On the first question, the certificate, be it diploma or undergraduate or post-graduate degree, is only a generic recommendation to a future employer that you understand the academic subject in which you earned it. It does not give you magical powers of understanding and is only as good as whatever test or evaluation was used as criteria for granting it. Thus, as I have suggested for decades, the certificates should be given by the courts enforcing uniform and objective standards rather than the subjective criteria of schools, which often bows to institutional pressures. This leaves education as the only reason for going to school, although the courses taken might still be those tested in required course exams for a professional exam.
On the second question, the worth of receiving a certificate is only a small part of the worth of going to a school, if that school provides an education rather than obstructing it. The benefits of an education are wide-ranging and include being able to continue one’s studies without having to attend classes and having more areas of knowledge from which to draw creative connections. Economically, this produces a more flexible labor force and more entrepreneurs to introduce new inventions into the marketplace and into industrial processes. The best judge of the value of a course, however, remains the individual student who is willing to pay for that course, since only they know if it will enlighten them enough to merit the expense.

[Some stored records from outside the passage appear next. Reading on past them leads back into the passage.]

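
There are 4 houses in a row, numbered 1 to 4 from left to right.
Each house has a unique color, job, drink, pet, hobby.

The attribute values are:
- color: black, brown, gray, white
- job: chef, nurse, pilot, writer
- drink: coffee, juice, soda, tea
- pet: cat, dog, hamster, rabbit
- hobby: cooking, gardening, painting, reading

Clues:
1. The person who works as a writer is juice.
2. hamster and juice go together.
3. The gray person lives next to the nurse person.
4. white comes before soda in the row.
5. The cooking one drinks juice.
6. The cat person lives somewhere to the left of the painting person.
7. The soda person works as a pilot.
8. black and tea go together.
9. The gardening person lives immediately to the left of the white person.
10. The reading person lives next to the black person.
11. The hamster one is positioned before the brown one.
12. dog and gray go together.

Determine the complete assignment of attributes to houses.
Solution:

House | Color | Job | Drink | Pet | Hobby
-----------------------------------------
  1   | gray | chef | coffee | dog | reading
  2   | black | nurse | tea | cat | gardening
  3   | white | writer | juice | hamster | cooking
  4   | brown | pilot | soda | rabbit | painting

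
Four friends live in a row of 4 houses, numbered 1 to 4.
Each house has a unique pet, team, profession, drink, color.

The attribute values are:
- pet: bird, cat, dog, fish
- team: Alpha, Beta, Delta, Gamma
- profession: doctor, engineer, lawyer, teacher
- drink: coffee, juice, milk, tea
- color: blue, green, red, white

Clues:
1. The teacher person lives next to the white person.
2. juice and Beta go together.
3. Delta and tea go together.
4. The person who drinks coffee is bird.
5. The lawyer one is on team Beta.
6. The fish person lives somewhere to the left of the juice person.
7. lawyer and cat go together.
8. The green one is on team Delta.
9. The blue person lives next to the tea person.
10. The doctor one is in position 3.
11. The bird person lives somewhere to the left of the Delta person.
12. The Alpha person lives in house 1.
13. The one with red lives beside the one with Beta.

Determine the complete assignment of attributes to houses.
Solution:

House | Pet | Team | Profession | Drink | Color
-----------------------------------------------
  1   | fish | Alpha | teacher | milk | red
  2   | cat | Beta | lawyer | juice | white
  3   | bird | Gamma | doctor | coffee | blue
  4   | dog | Delta | engineer | tea | green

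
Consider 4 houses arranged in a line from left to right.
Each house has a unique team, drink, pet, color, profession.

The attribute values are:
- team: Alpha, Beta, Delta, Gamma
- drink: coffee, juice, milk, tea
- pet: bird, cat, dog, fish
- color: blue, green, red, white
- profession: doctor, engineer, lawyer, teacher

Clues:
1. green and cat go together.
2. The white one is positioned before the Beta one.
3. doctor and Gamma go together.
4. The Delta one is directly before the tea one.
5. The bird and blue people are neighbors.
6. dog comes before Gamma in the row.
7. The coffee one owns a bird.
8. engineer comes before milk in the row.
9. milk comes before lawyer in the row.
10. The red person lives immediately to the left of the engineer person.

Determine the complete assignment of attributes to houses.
Solution:

House | Team | Drink | Pet | Color | Profession
-----------------------------------------------
  1   | Delta | coffee | bird | red | teacher
  2   | Alpha | tea | dog | blue | engineer
  3   | Gamma | milk | fish | white | doctor
  4   | Beta | juice | cat | green | lawyer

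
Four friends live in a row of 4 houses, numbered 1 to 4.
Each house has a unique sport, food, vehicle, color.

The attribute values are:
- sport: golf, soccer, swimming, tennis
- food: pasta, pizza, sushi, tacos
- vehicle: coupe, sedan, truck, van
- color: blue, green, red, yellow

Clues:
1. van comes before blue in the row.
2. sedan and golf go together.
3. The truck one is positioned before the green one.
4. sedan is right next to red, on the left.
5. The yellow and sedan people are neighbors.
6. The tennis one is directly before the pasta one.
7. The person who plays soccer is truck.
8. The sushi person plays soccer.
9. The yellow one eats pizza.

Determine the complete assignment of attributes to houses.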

On the third question, the extension of loans except for short-term cash flow, is always a bad idea. The money extended in the near-term toward a specific product, such as college, inflates the price of that product. Any countervailing deflation occurs, in this case, about four years after the original loan with repayments which reduce the money demand for a more diffuse array of products which excludes, in this case, college expenses. Systematically, then, long-term debts incurred to pay for schools increase the price of college beyond what the market would efficiently determine for college level schooling as presently constituted, let alone schooling restricted to education alone. The borrowers of student loans may be able to pay back their loans with their first job out of college, but they put a college education out of the reach of students who have a little bit of money but no access to credit, while requiring similar students with such access to take out loans that may prove beyond their future capacity to pay.
Given that these are general questions, they apply to public schools as well, which I demonstrate with three corresponding reforms. High school diplomas should be granted by the state or federal courts based on passing scores on the court-administered exams for a set of courses meeting the legislated requirements of a high school diploma. Public schools should teach only those courses for which the students or, if minors, their parents, or any benefactors are willing to pay; public funds should not be wasted on classes that teach students what they either already know or do not care to know. Public school districts should not issue bonds for any reason whatsoever, and the state should not facilitate such borrowing or undertake any borrowing on their behalf. Such reforms would go a long way toward making diplomas and degrees more accessible to the people and education more affordable.